IBMB Seminar, Friday, May 13th. 10:30 | MIQUEL ROSAS SALVANS, PHD

Date / Time: Friday, May 13th, 10:30 AM | Dolors Aleu conference room | 13|05|2022

Speaker: Miquel Rosas Salvans, PhD. Sophie Dumont Lab, University of California, San Francisco, USA

Title: “The Astrin-SKAP Complex Lubricates the Mammalian Kinetochore-Microtubule Interface”

Dolors Aleu conference room. Please, members of IBMB, check your mailbox.

Abstract: Each time a cell divides, it must equally distribute its genetic material to its daughter cells. The kinetochore is the large protein complex that links chromosomes to dynamic spindle microtubules to move and segregate them. While we know nearly all mammalian kinetochore proteins, how these give rise to dynamic yet strong microtubule attachments remains poorly understood. In this talk, I will focus on the Astrin-SKAP complex, which localizes to bioriented kinetochores and is essential to chromosome segregation, but whose mechanical role is unclear. Using live imaging, we find that SKAP depletion dampens metaphase kinetochore movements, reduces sister kinetochore coordination and increases the tension between sisters. Using laser ablation to isolate kinetochores bound to polymerizing vs depolymerizing microtubules, we show that without SKAP kinetochores move slower on both polymerizing and depolymerizing microtubules, and that more force is needed to rescue microtubules to polymerize. Thus, in contrast to previously described kinetochore proteins that increase the grip on microtubules under force, Astrin-SKAP reduces grip, lowering friction. Together, our findings suggest a model where the Astrin-SKAP complex effectively “lubricates” correct, bioriented attachments to help preserve them and ensure a smooth chromosome movement and faithful segregation.

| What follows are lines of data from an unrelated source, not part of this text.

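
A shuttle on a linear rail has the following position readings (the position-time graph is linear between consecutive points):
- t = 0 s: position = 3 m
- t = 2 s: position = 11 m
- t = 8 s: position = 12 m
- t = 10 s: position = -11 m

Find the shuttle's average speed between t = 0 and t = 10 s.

Average speed = (total path length)/(elapsed time); on a piecewise-linear x-t graph the path length is Σ|Δx|.
0–2 s: |Δx| = |11 − 3| = 8 m
2–8 s: |Δx| = |12 − 11| = 1 m
8–10 s: |Δx| = |-11 − 12| = 23 m
Total path = 32 m; average speed = 32/10 = 3.2 m/s.

3.2 m/s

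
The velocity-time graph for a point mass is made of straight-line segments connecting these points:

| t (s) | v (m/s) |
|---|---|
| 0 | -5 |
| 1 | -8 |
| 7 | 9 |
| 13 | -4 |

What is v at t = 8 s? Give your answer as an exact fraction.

41/6 m/s

On 7–13 s the graph is linear from 9 to -4 m/s: v(8) = 9 + (-4 − 9)·(8 − 7)/(13 − 7) = 41/6 m/s.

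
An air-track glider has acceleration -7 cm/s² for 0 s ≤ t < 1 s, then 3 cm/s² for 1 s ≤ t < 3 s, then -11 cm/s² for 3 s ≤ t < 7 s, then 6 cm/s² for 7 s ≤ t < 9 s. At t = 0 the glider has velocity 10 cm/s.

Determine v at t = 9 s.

-23 cm/s

Δv equals the area under the a-t graph; then v = v₀ + Δv.
0–1 s: -7 × 1 = -7 cm/s
1–3 s: 3 × 2 = 6 cm/s
3–7 s: -11 × 4 = -44 cm/s
7–9 s: 6 × 2 = 12 cm/s
Δv = -33 cm/s, so v(9) = 10 + (-33) = -23 cm/s.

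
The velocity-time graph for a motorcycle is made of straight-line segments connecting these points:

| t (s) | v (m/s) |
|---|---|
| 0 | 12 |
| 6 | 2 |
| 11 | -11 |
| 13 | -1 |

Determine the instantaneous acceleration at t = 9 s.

-2.6 m/s²

Acceleration is the slope of the v-t graph on 6–11 s: (-11 − 2)/(11 − 6) = -2.6 m/s².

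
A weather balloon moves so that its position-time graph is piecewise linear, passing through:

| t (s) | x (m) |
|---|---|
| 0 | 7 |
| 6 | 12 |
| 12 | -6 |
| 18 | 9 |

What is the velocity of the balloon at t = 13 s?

Velocity is the slope of the x-t graph on 12–18 s: (9 − -6)/(18 − 12) = 2.5 m/s.

2.5 m/s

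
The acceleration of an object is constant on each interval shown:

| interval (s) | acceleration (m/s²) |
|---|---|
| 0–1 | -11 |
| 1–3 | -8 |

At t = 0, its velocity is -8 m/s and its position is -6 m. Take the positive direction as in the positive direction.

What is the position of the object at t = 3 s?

On each constant-a segment, Δv = aΔt and Δx = v₀Δt + ½aΔt²; chain segment to segment.
0–1 s: v starts -8 m/s; Δx = -8·1 + ½·-11·1² = -13.5 m; v ends -19 m/s.
1–3 s: v starts -19 m/s; Δx = -19·2 + ½·-8·2² = -54 m; v ends -35 m/s.
x(3) = -6 + Σ Δx = -73.5 m.

-73.5 m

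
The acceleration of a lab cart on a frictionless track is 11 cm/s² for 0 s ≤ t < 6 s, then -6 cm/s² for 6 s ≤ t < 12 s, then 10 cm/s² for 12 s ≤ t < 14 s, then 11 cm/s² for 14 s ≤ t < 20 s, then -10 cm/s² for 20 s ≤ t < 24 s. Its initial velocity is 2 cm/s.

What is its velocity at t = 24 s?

78 cm/s

Δv equals the area under the a-t graph; then v = v₀ + Δv.
0–6 s: 11 × 6 = 66 cm/s
6–12 s: -6 × 6 = -36 cm/s
12–14 s: 10 × 2 = 20 cm/s
14–20 s: 11 × 6 = 66 cm/s
20–24 s: -10 × 4 = -40 cm/s
Δv = 76 cm/s, so v(24) = 2 + (76) = 78 cm/s.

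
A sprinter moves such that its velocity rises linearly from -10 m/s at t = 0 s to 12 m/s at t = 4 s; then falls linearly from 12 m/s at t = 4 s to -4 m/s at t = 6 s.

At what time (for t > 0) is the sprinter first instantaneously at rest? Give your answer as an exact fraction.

t = 20/11 s

v changes sign on 0–4 s (from -10 to 12); the graph is linear there, so v = 0 at t = 0 + (10)·(4 − 0)/(12 − -10) = 20/11 s.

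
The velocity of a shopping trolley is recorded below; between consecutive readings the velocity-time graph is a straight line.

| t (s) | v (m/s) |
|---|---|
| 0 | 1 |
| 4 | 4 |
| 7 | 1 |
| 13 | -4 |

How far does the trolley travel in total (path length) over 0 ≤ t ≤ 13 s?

27.7 m

Distance (not displacement) is the total path length: add the absolute areas under v-t.
0–4 s: |½(1 + 4)(4)| = 10 m
4–7 s: |½(4 + 1)(3)| = 7.5 m
7–13 s: v = 0 at t = 8.2 s; triangle areas 0.6 + 9.6 = 10.2 m
Total distance = 27.7 m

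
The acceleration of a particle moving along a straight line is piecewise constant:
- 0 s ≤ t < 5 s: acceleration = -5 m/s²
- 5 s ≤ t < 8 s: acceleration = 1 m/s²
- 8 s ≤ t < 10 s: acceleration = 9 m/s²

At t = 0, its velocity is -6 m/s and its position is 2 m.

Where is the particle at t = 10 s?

-217 m

On each constant-a segment, Δv = aΔt and Δx = v₀Δt + ½aΔt²; chain segment to segment.
0–5 s: v starts -6 m/s; Δx = -6·5 + ½·-5·5² = -92.5 m; v ends -31 m/s.
5–8 s: v starts -31 m/s; Δx = -31·3 + ½·1·3² = -88.5 m; v ends -28 m/s.
8–10 s: v starts -28 m/s; Δx = -28·2 + ½·9·2² = -38 m; v ends -10 m/s.
x(10) = 2 + Σ Δx = -217 m.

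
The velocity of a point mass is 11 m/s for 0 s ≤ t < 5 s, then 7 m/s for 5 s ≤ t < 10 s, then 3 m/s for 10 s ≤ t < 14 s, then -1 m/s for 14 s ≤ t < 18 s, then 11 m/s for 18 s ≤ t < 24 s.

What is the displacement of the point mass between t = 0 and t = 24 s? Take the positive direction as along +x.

Displacement is the signed area under the v-t curve.
0–5 s: 11 × 5 = 55 m
5–10 s: 7 × 5 = 35 m
10–14 s: 3 × 4 = 12 m
14–18 s: -1 × 4 = -4 m
18–24 s: 11 × 6 = 66 m
Net displacement = 164 m

164 m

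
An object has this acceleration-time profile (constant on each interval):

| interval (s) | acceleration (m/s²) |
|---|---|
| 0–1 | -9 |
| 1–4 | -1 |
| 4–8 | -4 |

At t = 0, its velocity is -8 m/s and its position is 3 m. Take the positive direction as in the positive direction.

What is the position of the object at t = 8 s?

-177 m

On each constant-a segment, Δv = aΔt and Δx = v₀Δt + ½aΔt²; chain segment to segment.
0–1 s: v starts -8 m/s; Δx = -8·1 + ½·-9·1² = -12.5 m; v ends -17 m/s.
1–4 s: v starts -17 m/s; Δx = -17·3 + ½·-1·3² = -55.5 m; v ends -20 m/s.
4–8 s: v starts -20 m/s; Δx = -20·4 + ½·-4·4² = -112 m; v ends -36 m/s.
x(8) = 3 + Σ Δx = -177 m.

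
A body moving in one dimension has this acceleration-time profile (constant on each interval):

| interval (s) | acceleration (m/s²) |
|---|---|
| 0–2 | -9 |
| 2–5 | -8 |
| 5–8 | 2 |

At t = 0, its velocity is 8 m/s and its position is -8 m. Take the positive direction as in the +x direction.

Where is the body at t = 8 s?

On each constant-a segment, Δv = aΔt and Δx = v₀Δt + ½aΔt²; chain segment to segment.
0–2 s: v starts 8 m/s; Δx = 8·2 + ½·-9·2² = -2 m; v ends -10 m/s.
2–5 s: v starts -10 m/s; Δx = -10·3 + ½·-8·3² = -66 m; v ends -34 m/s.
5–8 s: v starts -34 m/s; Δx = -34·3 + ½·2·3² = -93 m; v ends -28 m/s.
x(8) = -8 + Σ Δx = -169 m.

-169 m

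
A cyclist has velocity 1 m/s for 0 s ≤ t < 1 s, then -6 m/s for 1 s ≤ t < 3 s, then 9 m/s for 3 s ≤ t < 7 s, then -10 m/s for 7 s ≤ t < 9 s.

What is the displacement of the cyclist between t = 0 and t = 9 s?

Net displacement equals the area under the velocity-time graph (areas below the axis count negative).
0–1 s: 1 × 1 = 1 m
1–3 s: -6 × 2 = -12 m
3–7 s: 9 × 4 = 36 m
7–9 s: -10 × 2 = -20 m
Net displacement = 5 m

5 m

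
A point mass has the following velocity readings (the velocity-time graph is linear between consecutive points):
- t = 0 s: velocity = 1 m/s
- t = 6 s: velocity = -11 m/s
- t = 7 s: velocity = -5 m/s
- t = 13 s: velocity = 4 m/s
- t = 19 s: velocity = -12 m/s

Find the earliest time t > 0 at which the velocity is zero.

t = 0.5 s

v changes sign on 0–6 s (from 1 to -11); the graph is linear there, so v = 0 at t = 0 + (-1)·(6 − 0)/(-11 − 1) = 0.5 s.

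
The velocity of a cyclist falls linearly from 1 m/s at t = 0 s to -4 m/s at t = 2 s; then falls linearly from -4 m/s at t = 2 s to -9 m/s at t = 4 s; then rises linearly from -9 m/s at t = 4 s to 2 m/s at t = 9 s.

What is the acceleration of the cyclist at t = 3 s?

Acceleration is the slope of the v-t graph on 2–4 s: (-9 − -4)/(4 − 2) = -2.5 m/s².

-2.5 m/s²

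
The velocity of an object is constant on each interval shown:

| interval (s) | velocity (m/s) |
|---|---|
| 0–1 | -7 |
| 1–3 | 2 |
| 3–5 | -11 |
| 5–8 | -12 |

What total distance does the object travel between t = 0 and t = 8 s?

Distance (not displacement) is the total path length: add the absolute areas under v-t.
0–1 s: |-7| × 1 = 7 m
1–3 s: |2| × 2 = 4 m
3–5 s: |-11| × 2 = 22 m
5–8 s: |-12| × 3 = 36 m
Total distance = 69 m

69 m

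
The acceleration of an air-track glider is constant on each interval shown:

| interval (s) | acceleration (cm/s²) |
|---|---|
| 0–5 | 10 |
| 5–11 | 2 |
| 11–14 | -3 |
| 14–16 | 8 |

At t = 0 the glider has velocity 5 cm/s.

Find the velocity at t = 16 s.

Δv equals the area under the a-t graph; then v = v₀ + Δv.
0–5 s: 10 × 5 = 50 cm/s
5–11 s: 2 × 6 = 12 cm/s
11–14 s: -3 × 3 = -9 cm/s
14–16 s: 8 × 2 = 16 cm/s
Δv = 69 cm/s, so v(16) = 5 + (69) = 74 cm/s.

74 cm/s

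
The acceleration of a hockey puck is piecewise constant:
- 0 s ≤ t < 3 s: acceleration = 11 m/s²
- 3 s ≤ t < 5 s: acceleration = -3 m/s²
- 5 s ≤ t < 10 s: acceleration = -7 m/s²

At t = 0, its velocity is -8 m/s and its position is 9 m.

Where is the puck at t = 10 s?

On each constant-a segment, Δv = aΔt and Δx = v₀Δt + ½aΔt²; chain segment to segment.
0–3 s: v starts -8 m/s; Δx = -8·3 + ½·11·3² = 25.5 m; v ends 25 m/s.
3–5 s: v starts 25 m/s; Δx = 25·2 + ½·-3·2² = 44 m; v ends 19 m/s.
5–10 s: v starts 19 m/s; Δx = 19·5 + ½·-7·5² = 7.5 m; v ends -16 m/s.
x(10) = 9 + Σ Δx = 86 m.

86 m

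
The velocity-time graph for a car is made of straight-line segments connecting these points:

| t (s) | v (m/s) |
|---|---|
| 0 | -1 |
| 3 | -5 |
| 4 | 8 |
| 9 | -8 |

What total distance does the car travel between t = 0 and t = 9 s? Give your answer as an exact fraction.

Distance (not displacement) is the total path length: add the absolute areas under v-t.
0–3 s: |½(-1 + -5)(3)| = 9 m
3–4 s: v = 0 at t = 44/13 s; triangle areas 25/26 + 32/13 = 89/26 m
4–9 s: v = 0 at t = 6.5 s; triangle areas 10 + 10 = 20 m
Total distance = 843/26 m

843/26 m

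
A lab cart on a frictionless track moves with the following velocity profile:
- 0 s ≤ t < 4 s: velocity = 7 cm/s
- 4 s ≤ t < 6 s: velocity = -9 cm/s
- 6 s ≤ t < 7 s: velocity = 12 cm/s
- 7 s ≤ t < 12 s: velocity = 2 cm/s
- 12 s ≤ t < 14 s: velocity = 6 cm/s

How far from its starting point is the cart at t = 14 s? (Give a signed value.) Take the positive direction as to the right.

44 cm

Net displacement equals the area under the velocity-time graph (areas below the axis count negative).
0–4 s: 7 × 4 = 28 cm
4–6 s: -9 × 2 = -18 cm
6–7 s: 12 × 1 = 12 cm
7–12 s: 2 × 5 = 10 cm
12–14 s: 6 × 2 = 12 cm
Net displacement = 44 cm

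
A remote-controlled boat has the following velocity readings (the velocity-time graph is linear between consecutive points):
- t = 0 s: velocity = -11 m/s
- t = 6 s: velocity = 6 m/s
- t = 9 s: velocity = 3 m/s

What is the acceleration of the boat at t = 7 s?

-1 m/s²

Acceleration is the slope of the v-t graph on 6–9 s: (3 − 6)/(9 − 6) = -1 m/s².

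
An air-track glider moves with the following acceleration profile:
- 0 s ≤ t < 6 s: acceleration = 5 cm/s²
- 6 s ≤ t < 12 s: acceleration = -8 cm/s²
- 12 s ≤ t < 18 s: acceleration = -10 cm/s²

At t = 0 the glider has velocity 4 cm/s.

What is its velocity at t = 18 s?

-74 cm/s

Δv equals the area under the a-t graph; then v = v₀ + Δv.
0–6 s: 5 × 6 = 30 cm/s
6–12 s: -8 × 6 = -48 cm/s
12–18 s: -10 × 6 = -60 cm/s
Δv = -78 cm/s, so v(18) = 4 + (-78) = -74 cm/s.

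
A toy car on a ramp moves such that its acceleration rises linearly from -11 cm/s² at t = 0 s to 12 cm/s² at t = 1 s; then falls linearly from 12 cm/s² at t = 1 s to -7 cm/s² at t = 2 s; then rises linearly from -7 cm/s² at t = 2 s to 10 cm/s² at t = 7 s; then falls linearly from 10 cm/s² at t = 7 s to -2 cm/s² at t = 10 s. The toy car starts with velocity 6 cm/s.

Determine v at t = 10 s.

28.5 cm/s

Δv equals the area under the a-t graph; then v = v₀ + Δv.
0–1 s: ½(-11 + 12)(1) = 0.5 cm/s
1–2 s: ½(12 + -7)(1) = 2.5 cm/s
2–7 s: ½(-7 + 10)(5) = 7.5 cm/s
7–10 s: ½(10 + -2)(3) = 12 cm/s
Δv = 22.5 cm/s, so v(10) = 6 + (22.5) = 28.5 cm/s.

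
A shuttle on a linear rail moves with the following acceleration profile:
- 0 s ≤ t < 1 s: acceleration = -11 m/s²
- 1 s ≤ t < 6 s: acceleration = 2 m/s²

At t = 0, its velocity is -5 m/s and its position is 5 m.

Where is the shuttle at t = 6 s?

On each constant-a segment, Δv = aΔt and Δx = v₀Δt + ½aΔt²; chain segment to segment.
0–1 s: v starts -5 m/s; Δx = -5·1 + ½·-11·1² = -10.5 m; v ends -16 m/s.
1–6 s: v starts -16 m/s; Δx = -16·5 + ½·2·5² = -55 m; v ends -6 m/s.
x(6) = 5 + Σ Δx = -60.5 m.

-60.5 m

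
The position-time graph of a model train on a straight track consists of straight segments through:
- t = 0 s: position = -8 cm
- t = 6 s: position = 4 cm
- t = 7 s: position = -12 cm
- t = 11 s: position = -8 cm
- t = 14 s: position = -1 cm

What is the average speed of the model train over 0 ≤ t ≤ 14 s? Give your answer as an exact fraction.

Average speed = (total path length)/(elapsed time); on a piecewise-linear x-t graph the path length is Σ|Δx|.
0–6 s: |Δx| = |4 − -8| = 12 cm
6–7 s: |Δx| = |-12 − 4| = 16 cm
7–11 s: |Δx| = |-8 − -12| = 4 cm
11–14 s: |Δx| = |-1 − -8| = 7 cm
Total path = 39 cm; average speed = 39/14 = 39/14 cm/s.

39/14 cm/s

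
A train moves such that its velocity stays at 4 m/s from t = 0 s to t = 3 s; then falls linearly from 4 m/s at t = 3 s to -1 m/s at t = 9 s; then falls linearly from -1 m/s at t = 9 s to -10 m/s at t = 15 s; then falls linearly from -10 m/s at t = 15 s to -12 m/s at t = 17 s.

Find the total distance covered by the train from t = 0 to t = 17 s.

77.2 m

Distance (not displacement) is the total path length: add the absolute areas under v-t.
0–3 s: |4| × 3 = 12 m
3–9 s: v = 0 at t = 7.8 s; triangle areas 9.6 + 0.6 = 10.2 m
9–15 s: |½(-1 + -10)(6)| = 33 m
15–17 s: |½(-10 + -12)(2)| = 22 m
Total distance = 77.2 m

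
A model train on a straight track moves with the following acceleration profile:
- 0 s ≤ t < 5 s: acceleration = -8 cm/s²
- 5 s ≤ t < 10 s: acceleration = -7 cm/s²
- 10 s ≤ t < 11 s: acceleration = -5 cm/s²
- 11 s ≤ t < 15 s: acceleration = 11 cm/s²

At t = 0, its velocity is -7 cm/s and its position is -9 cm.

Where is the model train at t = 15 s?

On each constant-a segment, Δv = aΔt and Δx = v₀Δt + ½aΔt²; chain segment to segment.
0–5 s: v starts -7 cm/s; Δx = -7·5 + ½·-8·5² = -135 cm; v ends -47 cm/s.
5–10 s: v starts -47 cm/s; Δx = -47·5 + ½·-7·5² = -322.5 cm; v ends -82 cm/s.
10–11 s: v starts -82 cm/s; Δx = -82·1 + ½·-5·1² = -84.5 cm; v ends -87 cm/s.
11–15 s: v starts -87 cm/s; Δx = -87·4 + ½·11·4² = -260 cm; v ends -43 cm/s.
x(15) = -9 + Σ Δx = -811 cm.

-811 cm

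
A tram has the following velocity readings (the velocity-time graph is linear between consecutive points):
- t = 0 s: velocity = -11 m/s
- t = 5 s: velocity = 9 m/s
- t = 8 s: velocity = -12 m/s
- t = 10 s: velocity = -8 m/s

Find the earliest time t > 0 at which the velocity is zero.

t = 2.75 s

v changes sign on 0–5 s (from -11 to 9); the graph is linear there, so v = 0 at t = 0 + (11)·(5 − 0)/(9 − -11) = 2.75 s.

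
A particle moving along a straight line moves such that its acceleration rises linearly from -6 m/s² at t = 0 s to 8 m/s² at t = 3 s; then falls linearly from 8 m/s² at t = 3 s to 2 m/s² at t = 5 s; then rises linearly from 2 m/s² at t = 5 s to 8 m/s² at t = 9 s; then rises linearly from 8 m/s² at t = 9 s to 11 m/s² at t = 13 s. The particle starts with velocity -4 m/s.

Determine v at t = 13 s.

Δv equals the area under the a-t graph; then v = v₀ + Δv.
0–3 s: ½(-6 + 8)(3) = 3 m/s
3–5 s: ½(8 + 2)(2) = 10 m/s
5–9 s: ½(2 + 8)(4) = 20 m/s
9–13 s: ½(8 + 11)(4) = 38 m/s
Δv = 71 m/s, so v(13) = -4 + (71) = 67 m/s.

67 m/s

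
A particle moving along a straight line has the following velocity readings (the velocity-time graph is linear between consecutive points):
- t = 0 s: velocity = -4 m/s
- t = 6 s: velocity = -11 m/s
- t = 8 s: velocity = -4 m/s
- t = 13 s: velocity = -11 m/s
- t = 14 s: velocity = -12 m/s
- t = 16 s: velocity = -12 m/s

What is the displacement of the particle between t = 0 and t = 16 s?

Net displacement equals the area under the velocity-time graph (areas below the axis count negative).
0–6 s: ½(-4 + -11)(6) = -45 m
6–8 s: ½(-11 + -4)(2) = -15 m
8–13 s: ½(-4 + -11)(5) = -37.5 m
13–14 s: ½(-11 + -12)(1) = -11.5 m
14–16 s: -12 × 2 = -24 m
Net displacement = -133 m

-133 m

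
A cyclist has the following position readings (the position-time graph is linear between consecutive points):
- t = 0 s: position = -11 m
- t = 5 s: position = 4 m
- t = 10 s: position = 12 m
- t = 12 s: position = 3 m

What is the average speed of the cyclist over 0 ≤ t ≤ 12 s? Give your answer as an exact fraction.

8/3 m/s

Average speed = (total path length)/(elapsed time); on a piecewise-linear x-t graph the path length is Σ|Δx|.
0–5 s: |Δx| = |4 − -11| = 15 m
5–10 s: |Δx| = |12 − 4| = 8 m
10–12 s: |Δx| = |3 − 12| = 9 m
Total path = 32 m; average speed = 32/12 = 8/3 m/s.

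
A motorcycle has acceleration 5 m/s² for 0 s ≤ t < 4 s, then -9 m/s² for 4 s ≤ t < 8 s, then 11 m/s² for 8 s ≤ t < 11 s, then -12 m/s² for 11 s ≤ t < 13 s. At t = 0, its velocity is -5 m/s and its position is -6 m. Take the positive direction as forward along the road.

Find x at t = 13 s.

On each constant-a segment, Δv = aΔt and Δx = v₀Δt + ½aΔt²; chain segment to segment.
0–4 s: v starts -5 m/s; Δx = -5·4 + ½·5·4² = 20 m; v ends 15 m/s.
4–8 s: v starts 15 m/s; Δx = 15·4 + ½·-9·4² = -12 m; v ends -21 m/s.
8–11 s: v starts -21 m/s; Δx = -21·3 + ½·11·3² = -13.5 m; v ends 12 m/s.
11–13 s: v starts 12 m/s; Δx = 12·2 + ½·-12·2² = 0 m; v ends -12 m/s.
x(13) = -6 + Σ Δx = -11.5 m.

-11.5 m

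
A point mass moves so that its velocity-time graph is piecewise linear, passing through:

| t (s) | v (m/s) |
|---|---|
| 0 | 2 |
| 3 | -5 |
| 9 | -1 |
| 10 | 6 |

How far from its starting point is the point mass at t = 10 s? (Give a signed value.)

-20 m

Displacement is the signed area under the v-t curve.
0–3 s: ½(2 + -5)(3) = -4.5 m
3–9 s: ½(-5 + -1)(6) = -18 m
9–10 s: ½(-1 + 6)(1) = 2.5 m
Net displacement = -20 m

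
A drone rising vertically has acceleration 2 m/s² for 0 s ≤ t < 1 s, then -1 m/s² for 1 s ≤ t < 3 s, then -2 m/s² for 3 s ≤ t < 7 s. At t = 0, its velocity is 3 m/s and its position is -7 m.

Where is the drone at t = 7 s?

1 m

On each constant-a segment, Δv = aΔt and Δx = v₀Δt + ½aΔt²; chain segment to segment.
0–1 s: v starts 3 m/s; Δx = 3·1 + ½·2·1² = 4 m; v ends 5 m/s.
1–3 s: v starts 5 m/s; Δx = 5·2 + ½·-1·2² = 8 m; v ends 3 m/s.
3–7 s: v starts 3 m/s; Δx = 3·4 + ½·-2·4² = -4 m; v ends -5 m/s.
x(7) = -7 + Σ Δx = 1 m.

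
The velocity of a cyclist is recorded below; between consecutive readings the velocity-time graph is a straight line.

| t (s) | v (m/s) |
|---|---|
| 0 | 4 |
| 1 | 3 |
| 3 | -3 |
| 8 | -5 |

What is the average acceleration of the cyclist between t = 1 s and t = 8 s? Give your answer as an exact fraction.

-8/7 m/s²

Average acceleration = Δv/Δt = (-5 − 3)/(8 − 1) = -8/7 m/s².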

Bio: I studied biology as a bachelor’s student and cell biology as a master’s student at the Autonomous University of Barcelona (UAB). I then obtained my PhD in cell biology at the Center for Genomic Regulation (CRG) in Barcelona, working with Isabelle Vernos. During this time, I used mass spectrometry, cell and molecular biology to describe the dynamic changes of the proteome that drive microtubule self-organization at M-phase. This gave us a detailed picture of how local variations in individual protein levels can drive global changes in the structure of the microtubule network (Mol Cell Proteomics, 2018). I focused on events triggered by the Ran-GTP gradient generated around chromosomes, ultimately defining the role of DnaJB6 as a dynein regulator in spindle assembly and spindle poles focusing (J Cell Sci, 2019). During this time, I became interested in the physics behind the biology I was studying, and this motivated my next step. In 2019, I started as a postdoctoral fellow with Sophie Dumont at the University of California, San Francisco, aiming to gain training in physical thinking and approaches in cells. I am asking how the mammalian kinetochore-microtubule interface can be at once so robust and strong yet dynamic – two properties essential for accurate chromosome segregation. While most kinetochore proteins we know increase grip at the kinetochore-microtubule attachment interface, I recently uncovered that the Astrin-SKAP complex reduces friction at this interface, effectively acting as a lubricant (Current Biology, in press; available in Biorxiv). I propose a model where the Astrin-SKAP complex effectively “lubricates” correct, bioriented attachments to help preserve them and ensuring faithful chromosome segregation. When I’m out of the lab, I love spending time in nature, especially climbing and hiking, and now also surfing as a new “Californian”.